Advertising sports betting services and other forms of gambling on public billboards could soon become illegal in New York if a state senator gets her way.
Last week, Democratic Senator and former New York State Assembly member Nathalia Fernandez submitted a bill that proposes a ban on billboard advertisements that promote “gambling or sports wagering services.”
The bill will need to clear the Senate’s Committee on Consumer Protection before it reaches the floor of New York’s upper chamber.
Fernandez’s bill also proposes a parallel ban on all digital and conventional billboard ads promoting tobacco, alcohol, and vaping products.
The text of the draft bill stipulates that the ban would include “fantasy sports, lotteries, sweepstakes involving consideration and prize, […] and interactive gaming.”
The bill also seeks to classify “any other activity involving the placement or facilitation of wagers or bets for money or anything of value” as gambling.
New York Billboard Gambling Ads Ban: An Alternative Option?
The same senator has launched a second bill that pro-gaming advocates and New York-based gambling operators may find more palatable.
Fernandez’s other bill, submitted on the same day as the first, calls for the state government to remove billboard ads that promote gambling services “exactly upon the last day of the advertising contract” and replaced with a public service announcement about the health harms of gambling.
Currently, under the terms of New York state law, all gambling-related billboard ads must include messages about problem gambling, including addiction hotline contact information.
The font height of these cautionary messages must take up at least 5% of the billboard’s total face area, the law stipulates.
Gambling Billboards: Stoking Controversy
The legal status of gambling billboard ads varies from state to state in the US.
States such as Alaska, Maine, and Vermont permit some forms of gambling, but have imposed blanket bans on billboard ads.
Others, such as Utah and Hawaii, have banned gambling altogether.
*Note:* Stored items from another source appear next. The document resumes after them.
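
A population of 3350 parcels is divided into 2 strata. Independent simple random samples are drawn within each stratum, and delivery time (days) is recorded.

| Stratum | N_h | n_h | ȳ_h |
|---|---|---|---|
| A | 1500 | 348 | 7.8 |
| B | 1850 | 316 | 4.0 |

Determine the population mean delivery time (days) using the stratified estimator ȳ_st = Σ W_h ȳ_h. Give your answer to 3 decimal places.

N = Σ N_h = 3350. Stratum weights W_h = N_h/N.
ȳ_st = (1500·7.8 + 1850·4.0) / 3350 = 5.70149

ȳ_st ≈ 5.701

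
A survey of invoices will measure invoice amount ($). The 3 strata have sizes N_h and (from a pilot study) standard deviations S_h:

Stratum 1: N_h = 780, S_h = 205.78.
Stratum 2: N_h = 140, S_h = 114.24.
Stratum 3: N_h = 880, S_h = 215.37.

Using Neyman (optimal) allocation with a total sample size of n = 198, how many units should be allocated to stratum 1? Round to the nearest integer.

87

Neyman allocation: n_h = n · N_h S_h / Σ N_i S_i, with n = 198.
  stratum 1: N_h·S_h = 780·205.78 = 160508.40
  stratum 2: N_h·S_h = 140·114.24 = 15993.60
  stratum 3: N_h·S_h = 880·215.37 = 189525.60
Σ N_h S_h = 366027.60
n for stratum 1 = 198·160508.40/366027.60 = 86.826 → 87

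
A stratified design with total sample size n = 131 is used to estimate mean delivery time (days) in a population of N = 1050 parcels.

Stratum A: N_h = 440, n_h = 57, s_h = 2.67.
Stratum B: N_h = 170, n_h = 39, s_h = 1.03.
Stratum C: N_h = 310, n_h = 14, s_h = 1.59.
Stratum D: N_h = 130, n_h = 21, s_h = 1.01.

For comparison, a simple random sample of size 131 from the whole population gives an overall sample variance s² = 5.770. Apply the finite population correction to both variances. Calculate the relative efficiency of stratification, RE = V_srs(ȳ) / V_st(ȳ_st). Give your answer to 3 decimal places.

RE ≈ 1.091

V̂(ȳ_st) = Σ W_h² (1 − n_h/N_h) s_h²/n_h, with W_h = N_h/N and N = 1050:
  stratum A: (440/1050)²·(1 − 57/440)·2.67²/57 = 0.019117
  stratum B: (170/1050)²·(1 − 39/170)·1.03²/39 = 0.000549479
  stratum C: (310/1050)²·(1 − 14/310)·1.59²/14 = 0.0150294
  stratum D: (130/1050)²·(1 − 21/130)·1.01²/21 = 0.000624331
V_st = 0.0353202
V_srs = (1 − 131/1050)·5.770/131 = 0.0385506
Relative efficiency = V_srs / V_st = 0.0385506/0.0353202 = 1.0915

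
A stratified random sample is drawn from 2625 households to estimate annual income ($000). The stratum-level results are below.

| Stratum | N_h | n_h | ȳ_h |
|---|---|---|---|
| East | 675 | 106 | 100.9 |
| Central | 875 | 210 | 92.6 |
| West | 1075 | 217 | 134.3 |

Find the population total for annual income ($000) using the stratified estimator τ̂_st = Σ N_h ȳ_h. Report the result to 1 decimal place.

τ̂_st ≈ 293505.0

τ̂_st = Σ N_h ȳ_h = 675·100.9 + 875·92.6 + 1075·134.3 = 293505.0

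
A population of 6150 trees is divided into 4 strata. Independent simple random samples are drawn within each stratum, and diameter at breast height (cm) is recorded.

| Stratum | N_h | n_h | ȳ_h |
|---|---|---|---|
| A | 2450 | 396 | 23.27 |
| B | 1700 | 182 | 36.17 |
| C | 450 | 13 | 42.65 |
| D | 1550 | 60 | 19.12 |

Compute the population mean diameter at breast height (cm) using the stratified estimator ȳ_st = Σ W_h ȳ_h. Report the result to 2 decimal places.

N = Σ N_h = 6150. Stratum weights W_h = N_h/N.
ȳ_st = (2450·23.27 + 1700·36.17 + 450·42.65 + 1550·19.12) / 6150 = 27.2080

ȳ_st ≈ 27.21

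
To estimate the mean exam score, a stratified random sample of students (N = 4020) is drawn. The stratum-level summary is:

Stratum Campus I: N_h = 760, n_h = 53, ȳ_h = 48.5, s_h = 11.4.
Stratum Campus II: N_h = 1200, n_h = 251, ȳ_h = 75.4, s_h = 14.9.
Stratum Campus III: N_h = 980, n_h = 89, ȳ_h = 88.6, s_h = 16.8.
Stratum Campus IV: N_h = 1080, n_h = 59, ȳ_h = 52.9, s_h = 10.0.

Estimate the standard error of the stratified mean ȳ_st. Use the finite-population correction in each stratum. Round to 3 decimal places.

V̂(ȳ_st) = Σ W_h² (1 − n_h/N_h) s_h²/n_h, with W_h = N_h/N and N = 4020:
  stratum Campus I: (760/4020)²·(1 − 53/760)·11.4²/53 = 0.0815295
  stratum Campus II: (1200/4020)²·(1 − 251/1200)·14.9²/251 = 0.0623296
  stratum Campus III: (980/4020)²·(1 − 89/980)·16.8²/89 = 0.171348
  stratum Campus IV: (1080/4020)²·(1 − 59/1080)·10.0²/59 = 0.11565
V̂(ȳ_st) = 0.430857
SE(ȳ_st) = √0.430857 = 0.656397

SE(ȳ_st) ≈ 0.656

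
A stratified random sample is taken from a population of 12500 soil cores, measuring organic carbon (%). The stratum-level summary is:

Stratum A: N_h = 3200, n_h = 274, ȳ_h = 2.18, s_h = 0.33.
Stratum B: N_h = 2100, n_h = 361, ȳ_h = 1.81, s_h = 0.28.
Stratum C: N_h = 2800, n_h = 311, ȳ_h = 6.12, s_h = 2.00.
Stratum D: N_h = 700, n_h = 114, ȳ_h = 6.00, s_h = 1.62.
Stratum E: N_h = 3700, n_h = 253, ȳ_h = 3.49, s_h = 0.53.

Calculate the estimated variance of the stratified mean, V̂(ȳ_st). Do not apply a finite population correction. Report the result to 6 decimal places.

V̂(ȳ_st) = Σ W_h² s_h²/n_h, with W_h = N_h/N and N = 12500:
  stratum A: (3200/12500)²·0.33²/274 = 2.6047e-05
  stratum B: (2100/12500)²·0.28²/361 = 6.12953e-06
  stratum C: (2800/12500)²·2.00²/311 = 0.00064535
  stratum D: (700/12500)²·1.62²/114 = 7.2194e-05
  stratum E: (3700/12500)²·0.53²/253 = 9.7278e-05
V̂(ȳ_st) = 0.000846999

V̂(ȳ_st) ≈ 0.000847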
Lawmakers in Utah have reportedly launched a bid to outlaw the use of prediction markets in the Beehive State.
This could set them at odds with federal financial regulators. The Commodities and Futures Trading Commission (CFTC) and its Chairman, Michael Selig, have claimed they alone have the power to regulate prediction markets.
Earlier this month, Selig said prediction market platforms and traditional forms of gambling like sportsbooks and casinos are “two separate things.”
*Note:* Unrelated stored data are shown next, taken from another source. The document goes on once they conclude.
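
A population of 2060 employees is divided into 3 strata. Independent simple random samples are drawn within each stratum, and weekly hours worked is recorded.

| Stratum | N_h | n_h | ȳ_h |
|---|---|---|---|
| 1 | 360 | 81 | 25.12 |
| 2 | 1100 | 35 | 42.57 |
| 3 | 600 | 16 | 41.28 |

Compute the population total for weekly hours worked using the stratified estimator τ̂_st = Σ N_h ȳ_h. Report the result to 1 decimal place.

τ̂_st = Σ N_h ȳ_h = 360·25.12 + 1100·42.57 + 600·41.28 = 80638.2

τ̂_st ≈ 80638.2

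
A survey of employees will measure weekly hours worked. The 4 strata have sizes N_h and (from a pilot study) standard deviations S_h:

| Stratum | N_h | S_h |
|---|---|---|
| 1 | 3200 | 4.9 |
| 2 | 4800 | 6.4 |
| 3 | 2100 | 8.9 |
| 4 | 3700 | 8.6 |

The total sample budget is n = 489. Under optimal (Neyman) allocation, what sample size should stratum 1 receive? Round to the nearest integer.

79

Neyman allocation: n_h = n · N_h S_h / Σ N_i S_i, with n = 489.
  stratum 1: N_h·S_h = 3200·4.9 = 15680.00
  stratum 2: N_h·S_h = 4800·6.4 = 30720.00
  stratum 3: N_h·S_h = 2100·8.9 = 18690.00
  stratum 4: N_h·S_h = 3700·8.6 = 31820.00
Σ N_h S_h = 96910.00
n for stratum 1 = 489·15680.00/96910.00 = 79.120 → 79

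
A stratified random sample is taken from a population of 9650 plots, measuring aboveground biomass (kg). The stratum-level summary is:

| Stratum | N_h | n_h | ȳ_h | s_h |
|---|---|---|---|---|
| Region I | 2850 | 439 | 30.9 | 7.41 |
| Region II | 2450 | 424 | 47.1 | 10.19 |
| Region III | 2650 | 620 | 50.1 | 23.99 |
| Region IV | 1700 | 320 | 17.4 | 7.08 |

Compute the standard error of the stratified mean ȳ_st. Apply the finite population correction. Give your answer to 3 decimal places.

SE(ȳ_st) ≈ 0.283

V̂(ȳ_st) = Σ W_h² (1 − n_h/N_h) s_h²/n_h, with W_h = N_h/N and N = 9650:
  stratum Region I: (2850/9650)²·(1 − 439/2850)·7.41²/439 = 0.0092291
  stratum Region II: (2450/9650)²·(1 − 424/2450)·10.19²/424 = 0.0130537
  stratum Region III: (2650/9650)²·(1 − 620/2650)·23.99²/620 = 0.0536236
  stratum Region IV: (1700/9650)²·(1 − 320/1700)·7.08²/320 = 0.0039463
V̂(ȳ_st) = 0.0798527
SE(ȳ_st) = √0.0798527 = 0.282582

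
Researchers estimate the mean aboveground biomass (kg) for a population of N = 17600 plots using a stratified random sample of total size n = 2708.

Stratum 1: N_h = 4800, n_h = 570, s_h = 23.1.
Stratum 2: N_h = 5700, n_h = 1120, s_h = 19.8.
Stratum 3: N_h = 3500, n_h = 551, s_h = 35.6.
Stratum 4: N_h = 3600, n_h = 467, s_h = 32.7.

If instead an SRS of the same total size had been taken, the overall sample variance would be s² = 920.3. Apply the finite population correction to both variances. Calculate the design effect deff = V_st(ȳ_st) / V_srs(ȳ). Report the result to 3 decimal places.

V̂(ȳ_st) = Σ W_h² (1 − n_h/N_h) s_h²/n_h, with W_h = N_h/N and N = 17600:
  stratum 1: (4800/17600)²·(1 − 570/4800)·23.1²/570 = 0.0613628
  stratum 2: (5700/17600)²·(1 − 1120/5700)·19.8²/1120 = 0.0295004
  stratum 3: (3500/17600)²·(1 − 551/3500)·35.6²/551 = 0.0766418
  stratum 4: (3600/17600)²·(1 − 467/3600)·32.7²/467 = 0.0833712
V_st = 0.250876
V_srs = (1 − 2708/17600)·920.3/2708 = 0.287555
deff = V_st / V_srs = 0.250876/0.287555 = 0.8724

deff ≈ 0.872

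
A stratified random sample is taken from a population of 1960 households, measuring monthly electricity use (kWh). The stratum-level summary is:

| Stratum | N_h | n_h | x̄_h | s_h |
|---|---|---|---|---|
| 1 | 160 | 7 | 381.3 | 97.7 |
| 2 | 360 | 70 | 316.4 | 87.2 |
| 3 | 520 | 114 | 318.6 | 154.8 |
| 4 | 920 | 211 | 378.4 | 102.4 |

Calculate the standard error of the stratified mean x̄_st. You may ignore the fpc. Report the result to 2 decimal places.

V̂(x̄_st) = Σ W_h² s_h²/n_h, with W_h = N_h/N and N = 1960:
  stratum 1: (160/1960)²·97.7²/7 = 9.08697
  stratum 2: (360/1960)²·87.2²/70 = 3.66461
  stratum 3: (520/1960)²·154.8²/114 = 14.7956
  stratum 4: (920/1960)²·102.4²/211 = 10.9492
V̂(x̄_st) = 38.4963
SE(x̄_st) = √38.4963 = 6.20454

SE(x̄_st) ≈ 6.20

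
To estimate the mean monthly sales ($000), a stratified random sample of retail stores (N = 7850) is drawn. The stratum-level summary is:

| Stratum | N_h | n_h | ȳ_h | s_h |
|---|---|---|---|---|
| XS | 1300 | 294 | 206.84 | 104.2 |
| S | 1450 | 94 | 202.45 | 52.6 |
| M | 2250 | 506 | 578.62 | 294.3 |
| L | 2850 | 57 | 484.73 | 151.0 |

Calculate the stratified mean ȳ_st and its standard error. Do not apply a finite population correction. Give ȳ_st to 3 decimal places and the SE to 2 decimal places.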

The CFTC chief insisted that prediction market platforms like Polymarket are “financial markets.”
Conventional casinos, meanwhile, are a form of “entertainment,” Selig said.
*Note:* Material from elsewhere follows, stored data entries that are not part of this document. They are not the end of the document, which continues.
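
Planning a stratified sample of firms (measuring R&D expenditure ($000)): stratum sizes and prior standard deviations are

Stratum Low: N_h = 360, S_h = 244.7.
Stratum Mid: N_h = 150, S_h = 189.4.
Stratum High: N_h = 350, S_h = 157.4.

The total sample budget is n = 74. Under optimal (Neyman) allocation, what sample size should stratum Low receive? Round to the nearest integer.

Neyman allocation: n_h = n · N_h S_h / Σ N_i S_i, with n = 74.
  stratum Low: N_h·S_h = 360·244.7 = 88092.00
  stratum Mid: N_h·S_h = 150·189.4 = 28410.00
  stratum High: N_h·S_h = 350·157.4 = 55090.00
Σ N_h S_h = 171592.00
n for stratum Low = 74·88092.00/171592.00 = 37.990 → 38

38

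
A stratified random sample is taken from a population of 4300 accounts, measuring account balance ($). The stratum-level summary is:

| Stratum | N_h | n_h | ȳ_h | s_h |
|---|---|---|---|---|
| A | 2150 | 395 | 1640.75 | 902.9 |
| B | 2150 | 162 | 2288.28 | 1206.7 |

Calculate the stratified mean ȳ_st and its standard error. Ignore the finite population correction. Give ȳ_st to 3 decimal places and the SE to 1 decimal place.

ȳ_st ≈ 1964.515, SE ≈ 52.6

ȳ_st = Σ W_h ȳ_h = (2150·1640.75 + 2150·2288.28)/4300 = 1964.51500
V̂(ȳ_st) = Σ W_h² s_h²/n_h, with W_h = N_h/N and N = 4300:
  stratum A: (2150/4300)²·902.9²/395 = 515.967
  stratum B: (2150/4300)²·1206.7²/162 = 2247.11
V̂(ȳ_st) = 2763.07
SE(ȳ_st) = √2763.07 = 52.5649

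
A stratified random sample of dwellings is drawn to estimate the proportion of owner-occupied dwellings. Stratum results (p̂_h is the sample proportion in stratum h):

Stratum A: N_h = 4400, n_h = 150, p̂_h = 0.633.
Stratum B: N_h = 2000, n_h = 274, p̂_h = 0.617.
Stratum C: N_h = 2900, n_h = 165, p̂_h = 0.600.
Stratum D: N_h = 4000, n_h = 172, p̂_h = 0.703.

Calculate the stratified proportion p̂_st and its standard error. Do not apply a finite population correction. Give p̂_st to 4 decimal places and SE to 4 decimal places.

N = 13300; stratum weights W_h = N_h/N.
p̂_st = Σ W_h p̂_h = (4400·0.633 + 2000·0.617 + 2900·0.600 + 4000·0.703)/13300 = 0.64445
V̂(p̂_st) = Σ W_h² p̂_h(1−p̂_h)/(n_h−1):
  stratum A: (4400/13300)²·0.633·0.367/149 = 0.000170642
  stratum B: (2000/13300)²·0.617·0.383/273 = 1.95739e-05
  stratum C: (2900/13300)²·0.600·0.400/164 = 6.95761e-05
  stratum D: (4000/13300)²·0.703·0.297/171 = 0.000110442
V̂(p̂_st) = 0.000370233; SE = √V̂ = 0.0192415

p̂_st ≈ 0.6445, SE ≈ 0.0192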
Elsewhere in the world, gambling billboard ads have recently stoked controversy in nations like Belarus.
Last year, a slew of social media users complained that some of Minsk’s most famous buildings and transport hubs were being covered with digital screens advertising a range of gambling services.
Notable examples include the National Library of Belarus, a landmark building located in the center of the Belarusian capital.